Although most of us hope for a way to make money without working longer hours, investing may not be something that’s suitable for everyone.
It requires time, effort, a curiosity to learn and of course, some funds before you can start investing. That’s for a start.
You’d also need to determine your own risk tolerance, as it can affect the way you invest, the type of instruments suited for you as well as the type of returns you can expect.
In a way, your investing journey is a type of self-discovery and it can be a rewarding experience (not just in the monetary sense). So fow now, I want to share with you 5 essential questions you should ask yourself before you start investing!
1) Do You Have A Personality Suited For Investing?
Yes, investing is not for everyone. If you are the kind who checks the stocks markets constantly, fretting about the stock you buy may fall a few cents or percent and selling at the first sign of crisis then investing is not for you.
Having said that, remember that there is a huge variety of investment products catering to different risk appetite and for those seeking different returns.
Read our article on investing according to your personality here.
2) What Are My Strengths And Weaknesses?
You have probably been asked this question many times when you go for a job interview.
In a way, the question is legit because it not only reflects on your self-awareness, it also give you a heads-up on what are some of the pitfalls you might fall into.

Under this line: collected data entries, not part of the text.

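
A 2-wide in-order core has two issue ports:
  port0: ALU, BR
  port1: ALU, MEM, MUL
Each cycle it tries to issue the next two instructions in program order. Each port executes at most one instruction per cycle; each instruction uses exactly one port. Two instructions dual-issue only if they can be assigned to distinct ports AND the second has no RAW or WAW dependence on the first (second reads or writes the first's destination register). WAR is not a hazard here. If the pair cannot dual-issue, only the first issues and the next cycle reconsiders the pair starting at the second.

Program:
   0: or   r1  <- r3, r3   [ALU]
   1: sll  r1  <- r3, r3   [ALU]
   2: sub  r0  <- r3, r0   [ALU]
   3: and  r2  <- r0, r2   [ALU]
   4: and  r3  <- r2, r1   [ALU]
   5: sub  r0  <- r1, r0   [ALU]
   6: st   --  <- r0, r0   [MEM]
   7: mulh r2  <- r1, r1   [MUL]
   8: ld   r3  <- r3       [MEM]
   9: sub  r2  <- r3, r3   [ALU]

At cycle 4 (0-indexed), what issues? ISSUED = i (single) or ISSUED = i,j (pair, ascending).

ISSUED = 6

c0: i0 or  WAW r1
c1: i1/i2 sll/sub  dual
c2: i3 and  RAW r2
c3: i4/i5 and/sub  dual
c4: i6 st  no-port MEM/MUL
c5: i7 mulh  no-port MUL/MEM
c6: i8 ld  RAW r3
c7: i9 sub  tail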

For instance, being optimistic may mean you can get over-confident about your investment and not cutting loss when it is appropriate.
Being critical may mean you will never find a stock that suits your stringent criteria, or perhaps you end up with a prized stock which you confidently dump all your money into (putting all your eggs into one basket).

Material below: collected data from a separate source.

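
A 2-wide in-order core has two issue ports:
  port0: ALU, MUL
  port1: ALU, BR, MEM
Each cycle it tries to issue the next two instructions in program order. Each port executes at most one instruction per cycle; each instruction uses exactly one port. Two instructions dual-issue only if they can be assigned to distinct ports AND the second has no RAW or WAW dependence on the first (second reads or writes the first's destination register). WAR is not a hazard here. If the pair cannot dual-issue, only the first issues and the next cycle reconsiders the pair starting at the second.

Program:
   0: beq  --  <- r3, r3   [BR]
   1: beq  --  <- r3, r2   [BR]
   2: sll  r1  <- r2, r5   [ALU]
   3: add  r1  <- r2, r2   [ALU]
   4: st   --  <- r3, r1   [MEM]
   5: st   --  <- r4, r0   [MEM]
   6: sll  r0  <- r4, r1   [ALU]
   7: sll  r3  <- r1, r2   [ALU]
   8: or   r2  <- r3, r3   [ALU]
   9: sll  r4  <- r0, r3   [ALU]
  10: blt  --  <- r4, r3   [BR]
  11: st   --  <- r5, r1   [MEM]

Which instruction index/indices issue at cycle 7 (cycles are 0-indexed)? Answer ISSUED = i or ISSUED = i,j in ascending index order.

ISSUED = 10

c0: i0 beq  no-port BR/BR
c1: i1/i2 beq/sll  pair
c2: i3 add  RAW r1
c3: i4 st  no-port MEM/MEM
c4: i5/i6 st/sll  pair
c5: i7 sll  RAW r3
c6: i8/i9 or/sll  pair
c7: i10 blt  no-port BR/MEM
c8: i11 st  tail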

3) What Type Of Returns Am I Looking At?
There’s a well-known caveat when it comes to investment – no risk, no returns. If you are expecting some returns of more than 10% per year, maybe you want to temper your expectations.
Let us look at some investment returns number before you pluck a number from the sky.
Annualized returns from common investments:
Bank deposits – 0.05 to 0.8%
Timed deposit rates – 0.65 to 1.25% (1 to 3 year lock-in period)
Singapore Savings bonds – 1.73 to 2.19% (5 or 10 year lock-in period)
STI Index fund – 4.19% (10-year annualised returns)
Returns for individual stocks are definitely hard to place a benchmark on, but for comparison’s sake, 2015’s best performing stocks in Singapore included ComfortDelGro, Starhub and SATS, which averaged a 9.4% dividend-inclusive return.
However, keep in mind that this is out of the hundreds of stocks available here and not everyone will be able to pick out the best.
The importance of asking this question is to set your expectations right, before you ask yourself the next question – what are you willing to do to reach these expected returns?
4) What Am I Willing To Do To Reach My Investment Goals?
Building wealth and investing is not a walk in the park. If you think that you can throw an amount of money into something and watch it grow exponentially, then you need to get back down to earth.
It’s also not about splurging on some “get-rich-quick” course or buying a shelf of books that you will probably end up not reading.
5) How Much Of Investible Funds Do I Have?
Contrary to common perception, you do not need a lot of money to start investing.
In fact, you can start with just about $200 a month. Think of your investible funds as something you can afford losing(although most of us would rather not), which means you cannot rely on these funds based on needs.
You’ll need to set up this set of funds after you’ve got your basic budgeting done, including about 6 month’s worth of living expenses that you set aside as emergency funds.
With these 5 questions, you’ll have a better idea of whether you have the personality to start investing!